The number of 3-digit values truth functions is to divalent base = 2 ⁸ = 256 and trivalent then = 3 ²⁷ = 7.625.597.484.987 (which could be shown here even less clear). ${\ displaystyle 2 ^ {2 ^ {3}}}$ ${\ displaystyle 3 ^ {3 ^ {3}}}$

Individual evidence

↑ Cf. Kuno Lorenz : Truth function , in: Jürgen Mittelstraß (Hrsg.): Encyclopedia Philosophy and Philosophy of Science. 2nd Edition. Volume 8: Th - Z. Stuttgart, Metzler 2018, ISBN 978-3-476-02107-6 , p. 386
↑ Hence, possibly also: "It should be possible to state a priori whether I can, for example, be in the position to have to designate something with the sign of a 27-digit relation." ( Ludwig Wittgenstein : Tractatus logico-philosophicus . Kegan Paul, Trench, Trubner & Co., London 1922, number 5.5541 ).
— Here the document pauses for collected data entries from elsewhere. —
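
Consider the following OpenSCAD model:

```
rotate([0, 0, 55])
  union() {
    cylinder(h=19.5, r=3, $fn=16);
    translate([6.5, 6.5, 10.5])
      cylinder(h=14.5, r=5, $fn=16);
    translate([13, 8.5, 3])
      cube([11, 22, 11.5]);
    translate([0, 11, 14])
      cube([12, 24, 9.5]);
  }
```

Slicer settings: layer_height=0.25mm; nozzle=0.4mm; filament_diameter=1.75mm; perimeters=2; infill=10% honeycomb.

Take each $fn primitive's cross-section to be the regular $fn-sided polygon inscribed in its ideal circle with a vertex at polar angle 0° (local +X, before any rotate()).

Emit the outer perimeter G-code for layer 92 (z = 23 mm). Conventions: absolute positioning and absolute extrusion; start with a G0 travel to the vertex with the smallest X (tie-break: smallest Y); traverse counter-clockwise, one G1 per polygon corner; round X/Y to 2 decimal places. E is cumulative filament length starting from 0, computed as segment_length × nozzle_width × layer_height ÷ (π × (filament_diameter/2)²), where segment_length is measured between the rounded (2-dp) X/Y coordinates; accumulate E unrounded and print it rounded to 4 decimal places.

At z = 23 mm: the cylinder is absent (z outside [0, 19.5]); the r=5 cylinder at (6.5, 6.5) gives a regular 16-gon of circumradius 5 (constant along its height); the cube at (13, 8.5) is not intersected at this z (z outside [3, 14.5]); the 12×24 cube at (0, 11) contributes its full rectangle; Merging all regions: the regions partially overlap (shared area 1.21 mm²), so overlapping operands fuse into one piece — 1 connected region; (whole slice rotated 55° about Z — lengths, areas and connectivity unchanged). The outline is a single polygon with 19 vertices. Extrusion per mm of travel: 0.4 × 0.25 / (π × 0.875²) = 0.041575. Accumulating E over each segment gives final E = 3.9364.

G0 X-28.67 Y20.08 Z23.00
G1 X-9.01 Y6.31 E0.9979
G1 X-6.48 Y9.92 E1.1812
G1 X-6.52 Y8.18 E1.2536
G1 X-5.81 Y6.37 E1.3344
G1 X-4.46 Y4.96 E1.4155
G1 X-2.68 Y4.17 E1.4965
G1 X-0.73 Y4.13 E1.5776
G1 X1.09 Y4.84 E1.6588
G1 X2.50 Y6.18 E1.7397
G1 X3.29 Y7.97 E1.8210
G1 X3.33 Y9.92 E1.9021
G1 X2.62 Y11.74 E1.9833
G1 X1.27 Y13.15 E2.0645
G1 X-0.51 Y13.93 E2.1453
G1 X-2.46 Y13.98 E2.2264
G1 X-4.08 Y13.35 E2.2987
G1 X-2.13 Y16.14 E2.4402
G1 X-21.79 Y29.90 E3.4379
G1 X-28.67 Y20.08 E3.9364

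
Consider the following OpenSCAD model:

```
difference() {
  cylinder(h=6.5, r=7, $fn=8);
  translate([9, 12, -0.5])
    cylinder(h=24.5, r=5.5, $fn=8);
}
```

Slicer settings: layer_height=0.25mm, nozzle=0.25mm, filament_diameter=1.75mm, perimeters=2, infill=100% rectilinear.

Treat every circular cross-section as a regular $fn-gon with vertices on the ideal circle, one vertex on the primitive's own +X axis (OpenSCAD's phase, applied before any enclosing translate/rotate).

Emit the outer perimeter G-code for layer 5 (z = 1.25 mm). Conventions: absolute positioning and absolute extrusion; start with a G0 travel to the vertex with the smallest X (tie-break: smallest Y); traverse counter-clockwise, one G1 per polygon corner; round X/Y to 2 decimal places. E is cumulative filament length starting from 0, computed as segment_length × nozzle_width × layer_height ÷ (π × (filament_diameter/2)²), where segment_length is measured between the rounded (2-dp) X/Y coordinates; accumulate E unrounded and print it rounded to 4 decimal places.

At z = 1.25 mm: the r=7 cylinder gives a regular 8-gon of circumradius 7 (constant along its height); the r=5.5 cylinder at (9, 12) gives a regular 8-gon of circumradius 5.5 (constant along its height); Subtracting the remaining from the first: starting from the r=7 cylinder, the r=5.5 cylinder at (9, 12) misses the remaining region (no effect) — 1 connected region. The outline is a single polygon with 8 vertices. Extrusion per mm of travel: 0.25 × 0.25 / (π × 0.875²) = 0.025984. Accumulating E over each segment gives final E = 1.1137.

G0 X-7.00 Y0.00 Z1.25
G1 X-4.95 Y-4.95 E0.1392
G1 X0.00 Y-7.00 E0.2784
G1 X4.95 Y-4.95 E0.4177
G1 X7.00 Y0.00 E0.5569
G1 X4.95 Y4.95 E0.6961
G1 X0.00 Y7.00 E0.8353
G1 X-4.95 Y4.95 E0.9745
G1 X-7.00 Y0.00 E1.1137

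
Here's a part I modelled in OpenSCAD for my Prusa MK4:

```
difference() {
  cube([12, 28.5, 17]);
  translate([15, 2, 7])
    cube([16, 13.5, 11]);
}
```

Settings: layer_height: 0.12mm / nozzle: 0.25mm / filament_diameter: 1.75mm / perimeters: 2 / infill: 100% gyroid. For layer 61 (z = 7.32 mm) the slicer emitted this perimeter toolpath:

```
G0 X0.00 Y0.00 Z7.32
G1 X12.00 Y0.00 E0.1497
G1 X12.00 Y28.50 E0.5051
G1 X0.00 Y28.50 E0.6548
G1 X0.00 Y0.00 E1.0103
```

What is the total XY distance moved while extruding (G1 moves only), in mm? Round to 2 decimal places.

Sum the Euclidean lengths of each G1 segment: total = 81.00 mm.

81.00 mm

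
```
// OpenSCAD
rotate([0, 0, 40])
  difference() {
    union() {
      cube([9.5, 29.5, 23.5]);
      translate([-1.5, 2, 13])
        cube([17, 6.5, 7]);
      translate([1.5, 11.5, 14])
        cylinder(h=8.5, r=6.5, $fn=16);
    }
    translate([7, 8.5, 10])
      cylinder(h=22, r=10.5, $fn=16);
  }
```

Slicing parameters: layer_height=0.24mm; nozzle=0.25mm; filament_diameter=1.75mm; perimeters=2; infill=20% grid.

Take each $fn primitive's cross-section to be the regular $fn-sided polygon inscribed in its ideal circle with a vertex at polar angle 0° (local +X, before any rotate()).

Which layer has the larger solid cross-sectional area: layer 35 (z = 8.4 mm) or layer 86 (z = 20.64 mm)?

layer 35 (z = 8.4 mm)

Layer 35 (z = 8.4): the 9.5×29.5 cube contributes its full rectangle (area 280.25 mm²); the cube at (-1.5, 2) is absent (z outside [13, 20]); the cylinder at (1.5, 11.5) is not intersected at this z (z outside [14, 22.5]); Combining (union): only the 9.5×29.5 cube is present, so the union is just that shape — area = 280.25 mm²; the cylinder at (7, 8.5) is absent (z outside [10, 32]); After the difference (first − rest): none of the subtracted shapes is present at this height, so the result so far is unchanged — area = 280.25 mm²; (whole slice rotated 40° about Z — lengths, areas and connectivity unchanged). So its area = 280.25 mm². Layer 86 (z = 20.64): the cube (footprint 9.5×29.5) is included at this height (area 280.25 mm²); the cube at (-1.5, 2) does not reach this height (z outside [13, 20]); the r=6.5 cylinder at (1.5, 11.5) contributes a regular 16-gon of circumradius 6.5 (area = (16/2)·6.500²·sin(360°/16) = 129.35 mm²); Combining (union): the regions partially overlap — summed areas 409.60 mm² minus the doubly-counted overlap 83.73 mm² gives 325.87 mm² — area = 325.87 mm²; the r=10.5 cylinder at (7, 8.5) gives a regular 16-gon of circumradius 10.5 (constant along its height) (area = (16/2)·10.500²·sin(360°/16) = 337.53 mm²); After the difference (first − rest): starting from that combined region (325.87 mm²), the r=10.5 cylinder at (7, 8.5) partially overlaps it — only the 198.59 mm² overlap (of its 337.53 mm²) is removed, clipping the outline — area = 127.28 mm²; (rotated 40° about Z; rotation is an isometry so areas/perimeters/island counts are preserved). So its area = 127.28 mm². Layer 35 is larger (280.25 vs 127.28 mm²).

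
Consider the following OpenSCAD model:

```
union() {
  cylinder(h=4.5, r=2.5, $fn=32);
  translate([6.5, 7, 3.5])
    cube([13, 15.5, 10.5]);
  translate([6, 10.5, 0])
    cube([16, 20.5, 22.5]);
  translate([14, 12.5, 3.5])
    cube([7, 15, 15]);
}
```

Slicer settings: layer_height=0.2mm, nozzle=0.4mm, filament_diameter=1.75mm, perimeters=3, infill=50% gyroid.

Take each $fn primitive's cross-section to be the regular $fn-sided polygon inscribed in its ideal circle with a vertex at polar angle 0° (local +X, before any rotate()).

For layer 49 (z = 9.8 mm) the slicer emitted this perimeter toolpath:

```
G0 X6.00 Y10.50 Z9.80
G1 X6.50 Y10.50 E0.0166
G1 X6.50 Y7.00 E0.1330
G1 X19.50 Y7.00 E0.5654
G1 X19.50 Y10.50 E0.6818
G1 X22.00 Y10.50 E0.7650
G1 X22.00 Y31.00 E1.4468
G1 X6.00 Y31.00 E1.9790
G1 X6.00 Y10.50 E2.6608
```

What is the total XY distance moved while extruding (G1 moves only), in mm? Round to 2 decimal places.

Sum the Euclidean lengths of each G1 segment: total = 80.00 mm.

80.00 mm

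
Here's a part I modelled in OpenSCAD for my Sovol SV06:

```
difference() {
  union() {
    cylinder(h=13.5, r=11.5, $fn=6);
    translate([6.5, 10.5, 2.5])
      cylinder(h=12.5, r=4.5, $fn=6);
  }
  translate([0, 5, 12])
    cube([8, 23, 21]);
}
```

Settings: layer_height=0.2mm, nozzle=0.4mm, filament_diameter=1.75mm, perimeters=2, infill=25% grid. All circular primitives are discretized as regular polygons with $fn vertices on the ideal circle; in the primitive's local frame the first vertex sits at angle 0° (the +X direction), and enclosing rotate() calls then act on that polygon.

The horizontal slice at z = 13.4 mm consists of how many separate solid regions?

2

At z = 13.4 mm: the r=11.5 cylinder gives a regular 6-gon of circumradius 11.5 (constant along its height); the cylinder at (6.5, 10.5): section is a regular 6-gon, circumradius r=4.5; Merging all regions: the regions partially overlap (shared area 11.54 mm²), so overlapping operands fuse into one piece — 1 connected region; the cube at (0, 5) is present — its section is the full 8×23 rectangle; After the difference (first − rest): starting from the result so far, the 8×23 cube at (0, 5) partially overlaps it — only the 61.75 mm² overlap (of its 184.00 mm²) is removed, clipping the outline — 2 connected regions. The result has 2 disconnected regions.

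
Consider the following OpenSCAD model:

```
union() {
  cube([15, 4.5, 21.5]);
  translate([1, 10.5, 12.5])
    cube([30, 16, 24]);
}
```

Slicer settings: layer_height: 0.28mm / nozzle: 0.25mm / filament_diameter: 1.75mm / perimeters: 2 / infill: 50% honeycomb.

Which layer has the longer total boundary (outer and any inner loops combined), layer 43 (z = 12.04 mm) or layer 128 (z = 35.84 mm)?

Layer 43 (z = 12.04): the cube (footprint 15×4.5) is included at this height (perimeter 39.00 mm); the cube at (1, 10.5) is not intersected at this z (z outside [12.5, 36.5]); Merging all regions: only the 15×4.5 cube is present, so the union is just that shape — boundary = 39.00 mm. So its perimeter = 39.00 mm. Layer 128 (z = 35.84): the cube does not reach this height (z outside [0, 21.5]); the 30×16 cube at (1, 10.5) contributes its full rectangle (perimeter 92.00 mm); Merging all regions: only the 30×16 cube at (1, 10.5) is present, so the union is just that shape — boundary = 92.00 mm. So its perimeter = 92.00 mm. Layer 128 is larger (92.00 vs 39.00 mm).

layer 128 (z = 35.84 mm)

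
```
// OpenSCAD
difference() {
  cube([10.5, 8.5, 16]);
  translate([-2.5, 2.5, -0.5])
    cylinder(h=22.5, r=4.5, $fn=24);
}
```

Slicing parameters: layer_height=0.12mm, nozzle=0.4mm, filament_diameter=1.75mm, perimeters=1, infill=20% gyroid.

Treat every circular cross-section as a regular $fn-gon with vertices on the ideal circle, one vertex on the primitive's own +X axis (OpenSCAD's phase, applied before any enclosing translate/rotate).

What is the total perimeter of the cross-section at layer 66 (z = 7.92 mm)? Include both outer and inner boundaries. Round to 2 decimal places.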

[1] Cf. Kuno Lorenz : Truth function , in: Jürgen Mittelstraß (Hrsg.): Encyclopedia Philosophy and Philosophy of Science. 2nd Edition. Volume 8: Th - Z. Stuttgart, Metzler 2018, ISBN 978-3-476-02107-6 , p. 386

[2] Hence, possibly also: "It should be possible to state a priori whether I can, for example, be in the position to have to designate something with the sign of a 27-digit relation." ( Ludwig Wittgenstein : Tractatus logico-philosophicus . Kegan Paul, Trench, Trubner & Co., London 1922, number 5.5541 ).